Das Interesse scheint groß. Auch Alleinstehende könnten laut Huchzermeier-Bock so Anschluss finden. Weitere Plätze für nachfolgende „Grab-WGs“ wurden bereits ausgesucht. Am
7. Juni wird das Grabfeld nach dem Gottesdienstes geweiht, anschließend ist bereits die erste Beisetzung geplant.

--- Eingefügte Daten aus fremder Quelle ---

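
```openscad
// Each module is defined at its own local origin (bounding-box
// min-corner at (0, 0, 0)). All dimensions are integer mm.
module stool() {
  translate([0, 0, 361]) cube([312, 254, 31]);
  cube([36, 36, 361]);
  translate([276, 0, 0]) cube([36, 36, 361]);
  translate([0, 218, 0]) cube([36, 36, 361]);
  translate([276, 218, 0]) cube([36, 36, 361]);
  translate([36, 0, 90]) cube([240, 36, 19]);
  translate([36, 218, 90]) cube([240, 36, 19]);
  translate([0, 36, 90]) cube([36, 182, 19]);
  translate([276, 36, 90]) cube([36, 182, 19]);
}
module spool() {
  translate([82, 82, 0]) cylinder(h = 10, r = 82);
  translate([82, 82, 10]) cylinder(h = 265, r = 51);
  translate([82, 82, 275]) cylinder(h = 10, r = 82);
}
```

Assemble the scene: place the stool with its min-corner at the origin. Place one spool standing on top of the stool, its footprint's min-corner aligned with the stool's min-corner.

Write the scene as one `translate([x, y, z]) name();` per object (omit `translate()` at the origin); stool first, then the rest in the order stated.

stool();
translate([0, 0, 392]) spool();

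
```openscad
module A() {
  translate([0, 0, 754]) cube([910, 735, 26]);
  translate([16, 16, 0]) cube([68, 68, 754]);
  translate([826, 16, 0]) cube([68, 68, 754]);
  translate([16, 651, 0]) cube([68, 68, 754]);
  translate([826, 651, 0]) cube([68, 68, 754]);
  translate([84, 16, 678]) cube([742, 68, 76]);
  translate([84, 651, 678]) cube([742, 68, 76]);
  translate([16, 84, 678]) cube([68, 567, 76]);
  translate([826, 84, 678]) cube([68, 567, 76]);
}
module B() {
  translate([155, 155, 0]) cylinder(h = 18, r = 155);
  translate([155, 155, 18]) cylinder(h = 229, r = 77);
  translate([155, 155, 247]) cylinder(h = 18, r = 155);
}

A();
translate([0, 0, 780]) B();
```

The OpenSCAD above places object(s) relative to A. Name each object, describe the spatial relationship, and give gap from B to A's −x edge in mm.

A is a table. B is a spool. The spool is on top of the table. The gap from the spool to the table's −x edge is 0 mm.

The spool's min-x is at 0; the table's min-x is 0; gap = 0 mm.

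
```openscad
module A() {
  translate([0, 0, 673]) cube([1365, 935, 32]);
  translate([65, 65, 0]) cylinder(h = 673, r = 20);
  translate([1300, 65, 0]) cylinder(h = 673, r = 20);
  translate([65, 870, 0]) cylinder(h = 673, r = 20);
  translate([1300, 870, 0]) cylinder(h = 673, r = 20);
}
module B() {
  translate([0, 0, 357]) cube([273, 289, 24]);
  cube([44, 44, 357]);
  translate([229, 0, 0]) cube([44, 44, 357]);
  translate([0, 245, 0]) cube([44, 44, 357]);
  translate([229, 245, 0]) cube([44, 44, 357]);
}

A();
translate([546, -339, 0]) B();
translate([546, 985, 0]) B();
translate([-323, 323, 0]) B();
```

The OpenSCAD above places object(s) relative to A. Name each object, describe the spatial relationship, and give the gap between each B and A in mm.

Each stool's nearest face is 50 mm from the table's bounding box.

A is a table. B is a stool. Three stools sit around the table at the −y, +y, −x sides. The gap between each stool and the table is 50 mm.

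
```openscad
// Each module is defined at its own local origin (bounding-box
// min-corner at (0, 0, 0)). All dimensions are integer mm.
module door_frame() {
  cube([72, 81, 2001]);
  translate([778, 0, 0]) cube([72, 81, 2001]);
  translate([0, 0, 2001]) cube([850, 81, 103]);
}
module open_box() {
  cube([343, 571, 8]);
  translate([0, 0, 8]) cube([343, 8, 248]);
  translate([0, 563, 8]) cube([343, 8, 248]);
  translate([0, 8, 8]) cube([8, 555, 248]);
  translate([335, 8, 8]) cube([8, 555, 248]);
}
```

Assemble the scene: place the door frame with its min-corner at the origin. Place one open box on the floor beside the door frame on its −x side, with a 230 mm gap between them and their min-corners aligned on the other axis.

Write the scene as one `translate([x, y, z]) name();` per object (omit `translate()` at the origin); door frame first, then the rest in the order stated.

door_frame();
translate([-573, 0, 0]) open_box();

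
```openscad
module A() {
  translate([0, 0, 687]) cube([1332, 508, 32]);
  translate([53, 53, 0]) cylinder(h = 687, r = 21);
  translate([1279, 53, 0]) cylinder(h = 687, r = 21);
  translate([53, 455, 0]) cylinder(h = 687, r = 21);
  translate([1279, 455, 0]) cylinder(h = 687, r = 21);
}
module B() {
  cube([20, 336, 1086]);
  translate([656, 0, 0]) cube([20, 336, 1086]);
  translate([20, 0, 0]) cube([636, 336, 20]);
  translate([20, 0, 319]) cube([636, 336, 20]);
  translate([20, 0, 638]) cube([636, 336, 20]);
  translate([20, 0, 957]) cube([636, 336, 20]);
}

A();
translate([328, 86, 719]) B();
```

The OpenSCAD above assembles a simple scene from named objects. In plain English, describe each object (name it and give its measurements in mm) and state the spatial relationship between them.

A is a table with a 1332×508 mm rectangular top, 32 mm thick, top surface at z = 719 mm, supported by four round legs of 42 mm diameter, each leg's bounding box inset 32 mm from the nearest pair of top edges, running from the floor.

B is a bookshelf 676 mm wide overall, 336 mm deep and 1086 mm tall. The two sides are 20 mm thick vertical panels. 4 horizontal shelves of 20 mm thickness span between the inner faces of the sides; the lowest shelf sits on the floor and shelves are stacked with a clear vertical gap of 299 mm between each pair.

The bookshelf is on top of the table, centred.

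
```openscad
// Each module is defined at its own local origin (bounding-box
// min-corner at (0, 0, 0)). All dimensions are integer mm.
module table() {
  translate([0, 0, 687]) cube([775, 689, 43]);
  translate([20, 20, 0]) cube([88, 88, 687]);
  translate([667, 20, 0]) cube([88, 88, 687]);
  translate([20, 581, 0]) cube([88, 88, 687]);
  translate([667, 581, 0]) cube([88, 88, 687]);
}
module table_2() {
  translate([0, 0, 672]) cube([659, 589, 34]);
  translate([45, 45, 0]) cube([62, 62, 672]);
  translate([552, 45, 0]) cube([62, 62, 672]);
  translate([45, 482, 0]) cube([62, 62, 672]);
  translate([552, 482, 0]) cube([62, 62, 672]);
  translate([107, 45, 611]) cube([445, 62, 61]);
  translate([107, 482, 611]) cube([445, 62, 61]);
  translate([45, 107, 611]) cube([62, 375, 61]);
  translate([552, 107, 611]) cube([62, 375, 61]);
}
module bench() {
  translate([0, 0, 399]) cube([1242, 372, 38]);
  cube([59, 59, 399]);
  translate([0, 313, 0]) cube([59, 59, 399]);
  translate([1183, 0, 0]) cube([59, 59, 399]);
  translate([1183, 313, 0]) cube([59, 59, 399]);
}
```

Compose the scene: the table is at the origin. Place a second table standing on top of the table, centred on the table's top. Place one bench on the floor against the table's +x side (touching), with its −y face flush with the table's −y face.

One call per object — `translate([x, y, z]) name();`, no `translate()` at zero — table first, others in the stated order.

table();
translate([58, 50, 730]) table_2();
translate([775, 0, 0]) bench();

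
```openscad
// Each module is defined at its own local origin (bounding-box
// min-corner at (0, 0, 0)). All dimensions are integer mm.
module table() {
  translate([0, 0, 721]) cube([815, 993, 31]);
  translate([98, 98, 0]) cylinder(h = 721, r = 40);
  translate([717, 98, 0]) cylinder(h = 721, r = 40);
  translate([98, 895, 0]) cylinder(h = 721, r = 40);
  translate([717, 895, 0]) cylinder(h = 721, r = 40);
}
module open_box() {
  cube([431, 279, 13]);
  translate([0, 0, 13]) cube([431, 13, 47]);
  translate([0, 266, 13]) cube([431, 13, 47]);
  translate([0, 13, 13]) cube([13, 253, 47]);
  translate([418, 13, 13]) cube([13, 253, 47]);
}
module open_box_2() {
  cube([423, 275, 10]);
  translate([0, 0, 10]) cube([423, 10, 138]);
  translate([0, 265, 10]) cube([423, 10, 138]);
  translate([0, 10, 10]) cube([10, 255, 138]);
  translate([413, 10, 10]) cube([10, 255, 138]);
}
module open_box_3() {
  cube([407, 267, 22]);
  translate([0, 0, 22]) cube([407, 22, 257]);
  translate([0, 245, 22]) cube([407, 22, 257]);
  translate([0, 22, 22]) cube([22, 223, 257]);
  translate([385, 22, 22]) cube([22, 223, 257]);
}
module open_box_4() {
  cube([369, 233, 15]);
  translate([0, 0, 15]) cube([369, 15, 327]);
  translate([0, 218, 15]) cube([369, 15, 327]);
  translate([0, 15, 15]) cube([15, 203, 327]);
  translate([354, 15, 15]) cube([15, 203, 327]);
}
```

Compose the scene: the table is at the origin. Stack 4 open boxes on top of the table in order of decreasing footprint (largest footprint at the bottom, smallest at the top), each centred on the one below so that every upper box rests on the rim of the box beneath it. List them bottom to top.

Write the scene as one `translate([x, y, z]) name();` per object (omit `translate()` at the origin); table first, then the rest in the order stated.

table();
translate([192, 357, 752]) open_box();
translate([196, 359, 812]) open_box_2();
translate([204, 363, 960]) open_box_3();
translate([223, 380, 1239]) open_box_4();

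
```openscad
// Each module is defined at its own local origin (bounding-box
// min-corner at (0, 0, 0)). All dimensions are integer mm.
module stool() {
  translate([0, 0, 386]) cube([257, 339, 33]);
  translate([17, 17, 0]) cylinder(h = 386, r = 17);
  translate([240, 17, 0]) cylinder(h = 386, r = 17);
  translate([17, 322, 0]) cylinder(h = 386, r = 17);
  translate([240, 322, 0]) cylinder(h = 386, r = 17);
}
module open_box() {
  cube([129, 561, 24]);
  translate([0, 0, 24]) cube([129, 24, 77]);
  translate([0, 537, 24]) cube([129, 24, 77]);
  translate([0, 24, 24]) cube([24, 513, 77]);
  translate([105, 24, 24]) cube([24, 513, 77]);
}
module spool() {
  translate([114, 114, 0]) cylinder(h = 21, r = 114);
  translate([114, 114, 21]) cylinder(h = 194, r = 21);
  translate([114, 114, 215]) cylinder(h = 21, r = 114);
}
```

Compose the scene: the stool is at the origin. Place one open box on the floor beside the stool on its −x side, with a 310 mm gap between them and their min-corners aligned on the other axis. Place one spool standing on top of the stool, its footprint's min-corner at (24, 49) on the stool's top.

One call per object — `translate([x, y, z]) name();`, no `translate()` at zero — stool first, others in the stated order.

stool();
translate([-439, 0, 0]) open_box();
translate([24, 49, 419]) spool();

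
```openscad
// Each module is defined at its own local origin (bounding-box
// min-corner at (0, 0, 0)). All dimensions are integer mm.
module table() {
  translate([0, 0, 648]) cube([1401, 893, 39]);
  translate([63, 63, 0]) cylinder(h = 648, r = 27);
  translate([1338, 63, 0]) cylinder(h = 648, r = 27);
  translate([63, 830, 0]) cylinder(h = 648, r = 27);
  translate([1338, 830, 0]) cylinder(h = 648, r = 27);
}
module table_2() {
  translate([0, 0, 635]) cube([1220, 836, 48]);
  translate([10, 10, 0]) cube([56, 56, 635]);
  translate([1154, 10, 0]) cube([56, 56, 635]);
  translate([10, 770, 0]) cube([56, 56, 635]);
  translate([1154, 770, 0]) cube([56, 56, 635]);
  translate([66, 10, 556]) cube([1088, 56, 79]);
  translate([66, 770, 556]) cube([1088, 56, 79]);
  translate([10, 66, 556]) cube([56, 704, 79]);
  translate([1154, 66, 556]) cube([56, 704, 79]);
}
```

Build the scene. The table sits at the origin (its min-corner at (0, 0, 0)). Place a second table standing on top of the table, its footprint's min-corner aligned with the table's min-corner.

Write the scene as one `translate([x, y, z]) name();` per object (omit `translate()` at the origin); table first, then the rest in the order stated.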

Noch in diesem Jahr will die Wedeler Kirchengemeinde auf dem Waldfriedhof am Gnäterkuhlenweg auf einer Fläche von 600 Quadratmetern zudem erstmals Baumgräber anbieten. Die dafür infrage kommenden Bäume sind bereits markiert. An den Wurzeln von rund 60 Birken, Kiefern, Eichen und Buchen können sich Wedeler dann in Urnen beisetzen lassen. Karsten Hoffmann von der Friedhofsverwaltung schätzt, dass pro Baum etwa vier bis sechs Urnen Platz finden. „Der Bedarf ist da. Wir wissen von den Bestattungsunternehmen, dass Wedeler nach Appen und Moorrege ausweichen, weil es das bei uns nicht gibt“, so Ballendat.

Grünes Licht für Ruheforst in Kummerfeld

Eine weitere Ausweichmöglichkeit in etwas größerem Stil bietet sich demnächst auch in Kummerfeld. Dort planen die Schleswig-Holsteinischen Landesforsten in Zusammenarbeit mit der hiesigen Kirchengemeinde, einen Ruheforst zu schaffen. Die Gemeindevertreter gaben in ihrer vergangenen Sitzung grünes Licht für die dafür nötige Umwandlung des Flächennutzungsplans. Das gesamte Areal im Kummerfelder Gehege südlich der Bilsbek, nördlich des Waldweges, umfasst 80 Hektar. In einem ersten Schritt soll eine 3,2 Hektar große Parzelle für die Beisetzung genutzt werden. Geplant sind ein Andachtsplatz sowie Bereiche für Familien- und Freundschafts-Ruhebiotope. Der jetzt auf den Weg gebrachten und auch kritisierten Änderung des Flächennutzungsplans waren umfangreiche Boden-, Umwelt und Naturschutzprüfungen vorangegangen.